L'échantillon de données recueillies comporte 20 922 voitures. «Nous avons transmis tous les numéros de plaque à la Société de l'assurance automobile du Québec (SAAQ). À partir de la plaque, la SAAQ peut déterminer le code postal du propriétaire de chaque véhicule. Ce code postal a été associé à l'indice de défavorisation du quartier de résidence. La SAAQ nous a donc retourné un fichier qui associait uniquement les numéros de plaque à un chiffre de 1 à 5, 5 étant un quartier très défavorisé», explique Annie Montreuil.

Des modifications… sur le tard!

Puisqu'il y a de moins en moins de fumeurs, à peine 0,7 % des 20 922 véhicules avec un enfant à bord était occupé par un adulte qui fumait.
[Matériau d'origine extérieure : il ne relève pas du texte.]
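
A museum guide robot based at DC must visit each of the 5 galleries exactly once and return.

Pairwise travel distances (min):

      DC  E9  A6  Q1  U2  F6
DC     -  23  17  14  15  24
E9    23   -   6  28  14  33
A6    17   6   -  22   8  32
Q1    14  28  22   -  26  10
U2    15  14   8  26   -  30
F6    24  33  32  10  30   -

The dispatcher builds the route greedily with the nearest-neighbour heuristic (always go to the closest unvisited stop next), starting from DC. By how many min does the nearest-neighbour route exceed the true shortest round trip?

5 min longer than the optimal tour.

From DC: Q1=14, U2=15, A6=17, E9=23, F6=24 → choose Q1 (14).
From Q1: F6=10, A6=22, U2=26, E9=28 → choose F6 (10).
From F6: U2=30, A6=32, E9=33 → choose U2 (30).
From U2: A6=8, E9=14 → choose A6 (8).
From A6: E9=6 → choose E9 (6).
NN route DC → Q1 → F6 → U2 → A6 → E9 → DC costs 91.
Optimal: DC → Q1 → F6 → E9 → A6 → U2 → DC costs 86 (by enumerating all 60 distinct tours).
Excess = 91 − 86 = 5.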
Grâce à l'indice fourni par la SAAQ, les chercheurs ont tout de même pu établir que les enfants des quartiers défavorisés avaient trois fois plus de risque d'être exposés à la fumée de tabac dans une voiture.

«Au moment où nous avons réalisé cette étude, à l'automne 2011, le Québec était la seule province canadienne où il était permis de fumer dans une voiture en présence d'un enfant de moins de 16 ans, note Annie Montreuil. Nous étions convaincus à l'époque que des modifications à la Loi sur le tabac allaient être apportées dans les mois suivants, mais ce ne fut pas le cas. Nous avons transmis nos résultats au gouvernement en 2013, mais l'élection d'un nouveau gouvernement en 2014 a retardé le processus.»

La Loi sur le tabac a finalement été modifiée en novembre 2015 et l'interdiction de fumer dans une voiture en présence d'un enfant de moins de 16 ans est en vigueur depuis mai 2016, tout comme l'interdiction de fumer sur les terrasses de bars et de restaurants, les terrains sportifs,  les terrains de jeux et les camps de vacances. Depuis novembre dernier, il est également interdit de fumer à l'extérieur, dans un rayon de neuf mètres, de toute porte et de toute fenêtre qui s'ouvre et des prises d'air communiquant avec un lieu fermé où il est interdit de fumer.

Les résultats de l'étude dont Annie Montreuil est la première auteure ont été publiés l'automne dernier dans Tobacco Control, l'une des revues phares de la lutte au tabagisme au niveau international.

Diplômée du doctorat en psychologie, Annie Montreuil collabore également avec le professeur Richard Bourhis sur l'Enquête canadienne sur le tabac, l'alcool et la drogue chez les élèves. Cette recherche, financée par Santé Canada, est réalisée aux deux ans dans chaque province canadienne.